In response to criticism from both the oil industry and environmentalists, the Obama administration is scrapping a 2012 plan to impose tough new mandates governing drilling on public lands.
The decision to replace last year’s proposal with an entirely new draft rule — and take public comment on the initiative — forces a major delay in the final regulations, which are set to be the first major federal rules governing the hydraulic fracturing process key to unlocking oil and gas nationwide.
Interior Department spokesman Blake Androff confirmed the Bureau of Land Management would propose the new draft by the end of March after “making improvements . . . in order to maximize flexibility, facilitate coordination with state practices and ensure that operators on public lands implement best practices.”
The proposed rule aims to tighten standards for oil and natural gas unlocked through horizontal drilling and hydraulic fracturing, which involves pumping a mix of sand, chemicals and water underground to free hydrocarbons trapped in dense rock formations.
The measure unveiled last May would have forced energy companies to reveal the chemicals they use when drilling for oil and natural gas on federal lands, but in a move that riled environmentalists, the Interior Department decided to require those disclosures only after the substances are pumped underground. The proposed rule also would have imposed new well construction standards, testing requirements and mandates for managing and storing water that flows back after fracturing begins.

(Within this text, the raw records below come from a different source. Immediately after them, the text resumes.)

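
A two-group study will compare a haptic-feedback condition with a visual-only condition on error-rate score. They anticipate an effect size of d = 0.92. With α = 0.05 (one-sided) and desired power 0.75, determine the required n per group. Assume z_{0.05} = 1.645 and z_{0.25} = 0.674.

For two independent groups with equal n: n = 2·((z_{α} + z_β) / d)².
z_{α} + z_β = 1.645 + 0.674 = 2.319.
n = 2 × (2.319 / 0.92)² = 2 × 2.521² = 2 × 6.35 = 12.7.
Round up to the next whole participant.

n = 13 per group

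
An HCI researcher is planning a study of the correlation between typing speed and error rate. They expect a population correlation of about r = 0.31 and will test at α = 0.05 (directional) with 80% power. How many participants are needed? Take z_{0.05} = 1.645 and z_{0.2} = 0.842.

n = 64

Fisher's z: C = ½·ln((1+r)/(1−r)) = ½·ln(1.8986) = 0.3205.
n = ((z_{α} + z_β)/C)² + 3.
(1.645 + 0.842) / 0.3205 = 2.487 / 0.3205 = 7.760.
n = 7.760² + 3 = 60.21 + 3 = 63.2.
Round up.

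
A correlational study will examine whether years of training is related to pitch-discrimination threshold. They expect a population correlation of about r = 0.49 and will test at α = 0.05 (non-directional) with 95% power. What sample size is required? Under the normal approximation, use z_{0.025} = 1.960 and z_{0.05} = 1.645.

n = 49

Fisher's z: C = ½·ln((1+r)/(1−r)) = ½·ln(2.9216) = 0.5361.
n = ((z_{α/2} + z_β)/C)² + 3.
(1.960 + 1.645) / 0.5361 = 3.605 / 0.5361 = 6.724.
n = 6.724² + 3 = 45.22 + 3 = 48.2.
Round up.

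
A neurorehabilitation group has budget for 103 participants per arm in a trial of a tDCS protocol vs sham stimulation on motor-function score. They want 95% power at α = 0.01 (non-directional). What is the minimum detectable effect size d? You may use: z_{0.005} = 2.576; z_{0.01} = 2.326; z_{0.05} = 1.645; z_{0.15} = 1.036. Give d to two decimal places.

For two independent groups of n = 103 each: d_min = (z_{α/2} + z_β)·√(2/n).
z-sum = 2.576 + 1.645 = 4.221.
d_min = 4.221 × √(2/103) = 4.221 × 0.1393 = 0.588.

d_min ≈ 0.59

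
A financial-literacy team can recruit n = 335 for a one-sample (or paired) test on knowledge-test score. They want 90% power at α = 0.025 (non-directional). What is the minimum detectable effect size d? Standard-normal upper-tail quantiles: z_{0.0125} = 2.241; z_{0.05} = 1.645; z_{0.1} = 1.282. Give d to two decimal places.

d_min ≈ 0.19

For a single sample (or paired design) of n = 335: d_min = (z_{α/2} + z_β)/√n.
z-sum = 2.241 + 1.282 = 3.523.
d_min = 3.523 / √335 = 3.523 / 18.303 = 0.192.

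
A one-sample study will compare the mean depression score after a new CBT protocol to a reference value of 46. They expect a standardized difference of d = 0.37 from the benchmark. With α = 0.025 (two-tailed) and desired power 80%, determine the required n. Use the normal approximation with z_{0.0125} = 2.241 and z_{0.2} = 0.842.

n = 70

For a one-sample test: n = ((z_{α/2} + z_β) / d)².
z_{α/2} + z_β = 2.241 + 0.842 = 3.083.
n = (3.083 / 0.37)² = 8.332² = 69.43.
Round up.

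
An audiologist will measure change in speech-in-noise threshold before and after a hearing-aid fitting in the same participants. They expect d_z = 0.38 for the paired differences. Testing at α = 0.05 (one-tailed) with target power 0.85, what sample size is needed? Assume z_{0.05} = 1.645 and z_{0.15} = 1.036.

n = 50 pairs

For a paired (one-sample on differences) test: n = ((z_{α} + z_β) / d)².
z_{α} + z_β = 1.645 + 1.036 = 2.681.
n = (2.681 / 0.38)² = 7.055² = 49.78.
Round up.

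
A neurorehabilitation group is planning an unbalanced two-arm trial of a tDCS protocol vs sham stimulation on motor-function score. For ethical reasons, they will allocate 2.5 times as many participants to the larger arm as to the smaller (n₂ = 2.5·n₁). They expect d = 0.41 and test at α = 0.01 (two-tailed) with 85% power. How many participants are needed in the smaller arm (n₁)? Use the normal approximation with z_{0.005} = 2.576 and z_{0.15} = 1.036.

n₁ = 109

With allocation ratio k = n₂/n₁ = 2.5, Var(x̄₁−x̄₂) = σ²(1/n₁ + 1/(k·n₁)) = σ²·(k+1)/(k·n₁).
So n₁ = (1 + 1/k)·((z_{α/2} + z_β)/d)² = 1.400 × (3.612/0.41)².
n₁ = 1.400 × 77.61 = 108.7.
Round up: n₁ = 109, giving n₂ = ⌈2.5 × 109⌉ = ⌈272.5⌉ = 273.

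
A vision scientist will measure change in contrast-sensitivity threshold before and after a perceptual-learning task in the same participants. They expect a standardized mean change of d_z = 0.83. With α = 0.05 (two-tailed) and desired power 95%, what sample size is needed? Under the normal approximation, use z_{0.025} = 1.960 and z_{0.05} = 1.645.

For a paired (one-sample on differences) test: n = ((z_{α/2} + z_β) / d)².
z_{α/2} + z_β = 1.960 + 1.645 = 3.605.
n = (3.605 / 0.83)² = 4.343² = 18.86.
Round up.

n = 19 pairs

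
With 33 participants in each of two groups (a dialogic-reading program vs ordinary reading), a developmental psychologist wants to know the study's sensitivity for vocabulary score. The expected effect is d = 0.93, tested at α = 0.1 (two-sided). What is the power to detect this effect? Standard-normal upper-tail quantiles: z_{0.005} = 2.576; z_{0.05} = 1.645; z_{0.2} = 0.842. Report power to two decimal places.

power ≈ 0.98

For two equal groups, power = Φ(d·√(n/2) − z_{α/2}).
d·√(n/2) = 0.93 × √(33/2) = 0.93 × 4.062 = 3.778.
z_β = 3.778 − 1.645 = 2.133.
Power = Φ(2.133) = 0.984.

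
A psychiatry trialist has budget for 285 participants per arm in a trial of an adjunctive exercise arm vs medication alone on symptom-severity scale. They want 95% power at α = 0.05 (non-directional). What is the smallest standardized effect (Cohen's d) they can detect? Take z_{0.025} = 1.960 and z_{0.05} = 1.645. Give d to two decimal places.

For two independent groups of n = 285 each: d_min = (z_{α/2} + z_β)·√(2/n).
z-sum = 1.960 + 1.645 = 3.605.
d_min = 3.605 × √(2/285) = 3.605 × 0.0838 = 0.302.

d_min ≈ 0.30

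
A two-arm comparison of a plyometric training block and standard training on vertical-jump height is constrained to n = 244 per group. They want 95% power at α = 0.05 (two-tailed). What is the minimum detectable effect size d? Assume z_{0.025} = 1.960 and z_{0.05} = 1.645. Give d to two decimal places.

For two independent groups of n = 244 each: d_min = (z_{α/2} + z_β)·√(2/n).
z-sum = 1.960 + 1.645 = 3.605.
d_min = 3.605 × √(2/244) = 3.605 × 0.0905 = 0.326.

d_min ≈ 0.33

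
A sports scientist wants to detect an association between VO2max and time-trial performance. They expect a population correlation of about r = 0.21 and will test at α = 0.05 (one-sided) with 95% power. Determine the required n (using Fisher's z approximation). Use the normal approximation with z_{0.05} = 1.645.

n = 242

Fisher's z: C = ½·ln((1+r)/(1−r)) = ½·ln(1.5316) = 0.2132.
n = ((z_{α} + z_β)/C)² + 3.
(1.645 + 1.645) / 0.2132 = 3.290 / 0.2132 = 15.432.
n = 15.432² + 3 = 238.13 + 3 = 241.1.
Round up.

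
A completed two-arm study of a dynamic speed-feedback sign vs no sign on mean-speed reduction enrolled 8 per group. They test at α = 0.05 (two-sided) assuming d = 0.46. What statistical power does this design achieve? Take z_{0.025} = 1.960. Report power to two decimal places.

For two equal groups, power = Φ(d·√(n/2) − z_{α/2}).
d·√(n/2) = 0.46 × √(8/2) = 0.46 × 2.000 = 0.920.
z_β = 0.920 − 1.960 = -1.040.
Power = Φ(-1.040) = 0.149.

power ≈ 0.15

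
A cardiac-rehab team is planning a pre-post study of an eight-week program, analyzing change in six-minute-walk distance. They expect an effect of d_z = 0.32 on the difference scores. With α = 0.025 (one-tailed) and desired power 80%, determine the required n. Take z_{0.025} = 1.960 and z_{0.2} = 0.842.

For a paired (one-sample on differences) test: n = ((z_{α} + z_β) / d)².
z_{α} + z_β = 1.960 + 0.842 = 2.802.
n = (2.802 / 0.32)² = 8.756² = 76.67.
Round up.

n = 77 pairs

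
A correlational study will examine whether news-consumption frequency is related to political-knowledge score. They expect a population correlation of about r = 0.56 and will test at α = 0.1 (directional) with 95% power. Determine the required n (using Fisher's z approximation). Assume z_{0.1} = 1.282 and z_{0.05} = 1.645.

n = 25

Fisher's z: C = ½·ln((1+r)/(1−r)) = ½·ln(3.5455) = 0.6328.
n = ((z_{α} + z_β)/C)² + 3.
(1.282 + 1.645) / 0.6328 = 2.927 / 0.6328 = 4.625.
n = 4.625² + 3 = 21.40 + 3 = 24.4.
Round up.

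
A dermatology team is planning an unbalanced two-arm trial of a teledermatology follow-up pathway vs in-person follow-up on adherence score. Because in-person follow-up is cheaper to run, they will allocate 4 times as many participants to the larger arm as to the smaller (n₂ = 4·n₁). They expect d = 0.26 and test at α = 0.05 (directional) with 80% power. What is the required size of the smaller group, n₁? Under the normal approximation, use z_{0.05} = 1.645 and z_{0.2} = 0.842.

n₁ = 115

With allocation ratio k = n₂/n₁ = 4, Var(x̄₁−x̄₂) = σ²(1/n₁ + 1/(k·n₁)) = σ²·(k+1)/(k·n₁).
So n₁ = (1 + 1/k)·((z_{α} + z_β)/d)² = 1.250 × (2.487/0.26)².
n₁ = 1.250 × 91.50 = 114.4.
Round up: n₁ = 115, giving n₂ = 4 × 115 = 460.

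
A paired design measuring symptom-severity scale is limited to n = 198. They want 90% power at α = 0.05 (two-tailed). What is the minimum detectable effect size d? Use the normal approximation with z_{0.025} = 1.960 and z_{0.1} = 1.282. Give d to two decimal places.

For a single sample (or paired design) of n = 198: d_min = (z_{α/2} + z_β)/√n.
z-sum = 1.960 + 1.282 = 3.242.
d_min = 3.242 / √198 = 3.242 / 14.071 = 0.230.

d_min ≈ 0.23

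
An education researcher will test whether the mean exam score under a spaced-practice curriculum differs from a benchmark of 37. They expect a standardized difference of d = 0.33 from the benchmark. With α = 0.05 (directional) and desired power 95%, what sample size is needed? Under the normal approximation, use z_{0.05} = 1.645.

For a one-sample test: n = ((z_{α} + z_β) / d)².
z_{α} + z_β = 1.645 + 1.645 = 3.290.
n = (3.290 / 0.33)² = 9.970² = 99.39.
Round up.

n = 100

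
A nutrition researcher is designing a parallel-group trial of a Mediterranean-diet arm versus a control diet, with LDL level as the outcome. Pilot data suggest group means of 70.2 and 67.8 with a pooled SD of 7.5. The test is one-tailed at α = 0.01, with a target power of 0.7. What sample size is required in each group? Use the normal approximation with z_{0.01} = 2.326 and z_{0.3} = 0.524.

n = 159 per group

Cohen's d = |M₁ − M₂| / SD_pooled = |70.2 − 67.8| / 7.5 = 2.4 / 7.5 = 0.320.
For two independent groups with equal n: n = 2·((z_{α} + z_β) / d)².
z_{α} + z_β = 2.326 + 0.524 = 2.850.
n = 2 × (2.850 / 0.320)² = 2 × 8.906² = 2 × 79.32 = 158.6.
Round up to the next whole participant.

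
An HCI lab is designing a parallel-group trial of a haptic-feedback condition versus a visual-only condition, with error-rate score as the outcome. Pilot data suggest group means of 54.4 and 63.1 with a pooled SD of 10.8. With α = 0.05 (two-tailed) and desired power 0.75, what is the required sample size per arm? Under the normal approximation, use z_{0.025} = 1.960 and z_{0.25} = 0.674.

Cohen's d = |M₁ − M₂| / SD_pooled = |54.4 − 63.1| / 10.8 = 8.7 / 10.8 = 0.806.
For two independent groups with equal n: n = 2·((z_{α/2} + z_β) / d)².
z_{α/2} + z_β = 1.960 + 0.674 = 2.634.
n = 2 × (2.634 / 0.806)² = 2 × 3.268² = 2 × 10.68 = 21.4.
Round up to the next whole participant.

n = 22 per group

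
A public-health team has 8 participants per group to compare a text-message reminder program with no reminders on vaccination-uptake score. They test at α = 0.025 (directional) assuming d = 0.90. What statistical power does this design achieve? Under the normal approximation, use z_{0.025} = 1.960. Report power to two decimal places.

power ≈ 0.44

For two equal groups, power = Φ(d·√(n/2) − z_{α}).
d·√(n/2) = 0.90 × √(8/2) = 0.90 × 2.000 = 1.800.
z_β = 1.800 − 1.960 = -0.160.
Power = Φ(-0.160) = 0.436.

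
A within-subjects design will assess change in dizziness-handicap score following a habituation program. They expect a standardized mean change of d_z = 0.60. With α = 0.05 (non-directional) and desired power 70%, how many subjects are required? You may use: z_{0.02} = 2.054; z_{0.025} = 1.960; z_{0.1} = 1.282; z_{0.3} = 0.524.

n = 18 pairs

For a paired (one-sample on differences) test: n = ((z_{α/2} + z_β) / d)².
z_{α/2} + z_β = 1.960 + 0.524 = 2.484.
n = (2.484 / 0.60)² = 4.140² = 17.14.
Round up.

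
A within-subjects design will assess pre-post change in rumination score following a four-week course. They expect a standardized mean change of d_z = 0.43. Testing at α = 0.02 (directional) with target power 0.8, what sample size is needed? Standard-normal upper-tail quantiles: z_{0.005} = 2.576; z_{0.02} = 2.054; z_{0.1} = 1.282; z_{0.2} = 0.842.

For a paired (one-sample on differences) test: n = ((z_{α} + z_β) / d)².
z_{α} + z_β = 2.054 + 0.842 = 2.896.
n = (2.896 / 0.43)² = 6.735² = 45.36.
Round up.

n = 46 pairs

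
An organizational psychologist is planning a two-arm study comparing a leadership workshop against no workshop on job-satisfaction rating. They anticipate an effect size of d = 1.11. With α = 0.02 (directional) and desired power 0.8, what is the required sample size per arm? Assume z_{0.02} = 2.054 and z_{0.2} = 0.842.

n = 14 per group

For two independent groups with equal n: n = 2·((z_{α} + z_β) / d)².
z_{α} + z_β = 2.054 + 0.842 = 2.896.
n = 2 × (2.896 / 1.11)² = 2 × 2.609² = 2 × 6.81 = 13.6.
Round up to the next whole participant.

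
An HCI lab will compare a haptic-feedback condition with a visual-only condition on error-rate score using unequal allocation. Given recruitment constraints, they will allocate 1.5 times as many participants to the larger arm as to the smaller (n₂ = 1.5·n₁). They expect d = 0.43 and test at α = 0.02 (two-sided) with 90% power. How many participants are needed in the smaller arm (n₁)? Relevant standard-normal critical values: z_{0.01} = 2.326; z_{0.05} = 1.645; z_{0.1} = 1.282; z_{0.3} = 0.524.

With allocation ratio k = n₂/n₁ = 1.5, Var(x̄₁−x̄₂) = σ²(1/n₁ + 1/(k·n₁)) = σ²·(k+1)/(k·n₁).
So n₁ = (1 + 1/k)·((z_{α/2} + z_β)/d)² = 1.667 × (3.608/0.43)².
n₁ = 1.667 × 70.40 = 117.3.
Round up: n₁ = 118, giving n₂ = 1.5 × 118 = 177.

n₁ = 118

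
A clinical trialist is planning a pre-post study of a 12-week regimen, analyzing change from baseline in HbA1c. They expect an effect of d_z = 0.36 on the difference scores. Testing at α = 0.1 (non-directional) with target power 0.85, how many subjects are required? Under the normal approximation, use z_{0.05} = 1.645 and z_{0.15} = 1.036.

n = 56 pairs

For a paired (one-sample on differences) test: n = ((z_{α/2} + z_β) / d)².
z_{α/2} + z_β = 1.645 + 1.036 = 2.681.
n = (2.681 / 0.36)² = 7.447² = 55.46.
Round up.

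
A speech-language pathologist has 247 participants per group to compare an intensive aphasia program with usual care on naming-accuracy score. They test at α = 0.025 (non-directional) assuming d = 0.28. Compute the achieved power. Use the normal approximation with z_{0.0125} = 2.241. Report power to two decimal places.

For two equal groups, power = Φ(d·√(n/2) − z_{α/2}).
d·√(n/2) = 0.28 × √(247/2) = 0.28 × 11.113 = 3.112.
z_β = 3.112 − 2.241 = 0.871.
Power = Φ(0.871) = 0.808.

power ≈ 0.81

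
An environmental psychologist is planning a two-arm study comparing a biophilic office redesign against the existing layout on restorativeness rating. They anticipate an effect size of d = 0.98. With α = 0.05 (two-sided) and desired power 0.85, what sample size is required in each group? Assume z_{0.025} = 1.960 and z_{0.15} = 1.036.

n = 19 per group

For two independent groups with equal n: n = 2·((z_{α/2} + z_β) / d)².
z_{α/2} + z_β = 1.960 + 1.036 = 2.996.
n = 2 × (2.996 / 0.98)² = 2 × 3.057² = 2 × 9.35 = 18.7.
Round up to the next whole participant.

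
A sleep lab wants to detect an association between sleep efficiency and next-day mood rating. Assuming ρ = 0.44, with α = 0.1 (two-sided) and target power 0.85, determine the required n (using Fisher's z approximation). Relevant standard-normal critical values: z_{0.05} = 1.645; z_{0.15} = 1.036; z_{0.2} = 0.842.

Fisher's z: C = ½·ln((1+r)/(1−r)) = ½·ln(2.5714) = 0.4722.
n = ((z_{α/2} + z_β)/C)² + 3.
(1.645 + 1.036) / 0.4722 = 2.681 / 0.4722 = 5.678.
n = 5.678² + 3 = 32.24 + 3 = 35.2.
Round up.

n = 36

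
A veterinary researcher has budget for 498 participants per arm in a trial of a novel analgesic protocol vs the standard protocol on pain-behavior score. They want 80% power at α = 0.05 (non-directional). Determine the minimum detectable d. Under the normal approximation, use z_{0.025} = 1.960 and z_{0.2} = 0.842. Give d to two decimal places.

d_min ≈ 0.18

For two independent groups of n = 498 each: d_min = (z_{α/2} + z_β)·√(2/n).
z-sum = 1.960 + 0.842 = 2.802.
d_min = 2.802 × √(2/498) = 2.802 × 0.0634 = 0.178.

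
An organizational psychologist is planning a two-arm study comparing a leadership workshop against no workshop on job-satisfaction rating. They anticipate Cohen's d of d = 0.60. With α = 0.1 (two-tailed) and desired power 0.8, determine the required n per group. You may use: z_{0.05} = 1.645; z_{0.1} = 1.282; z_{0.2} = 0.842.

For two independent groups with equal n: n = 2·((z_{α/2} + z_β) / d)².
z_{α/2} + z_β = 1.645 + 0.842 = 2.487.
n = 2 × (2.487 / 0.60)² = 2 × 4.145² = 2 × 17.18 = 34.4.
Round up to the next whole participant.

n = 35 per group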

It is unclear how much the proposal could change, but it appears likely the new draft rule will still include some kind of chemical disclosure, well-bore integrity assurances and plans for managing flowback water. The Bureau of Land Management is using more than 170,000 public comments to guide the rewrite.
Androff said the 2012 draft “leverages technologies already in use by companies to protect important water resources and improve transparency.”
“Many companies are already implementing these best practices,” he said.
The regulation would only cover a sliver of the United States’ onshore oil and natural gas production _ roughly 6 and 13 percent respectively, according to ClearView Energy Partners _ but industry officials fear it could provide the foundation and justification for broader mandates in the future. The oil and gas industry has generally argued that state regulators are best positioned to oversee drilling.
Industry trade groups had asked the administration to reconsider the rule after warning that compliance costs could discourage energy production on federal lands.
American Petroleum Institute President Jack Gerard said he welcomed the administration’s decision but “the real test will be in the substance of the re-proposal.”
“The shale energy revolution is reshaping America’s energy future,” Gerard added. “We need to be smart about regulating it.”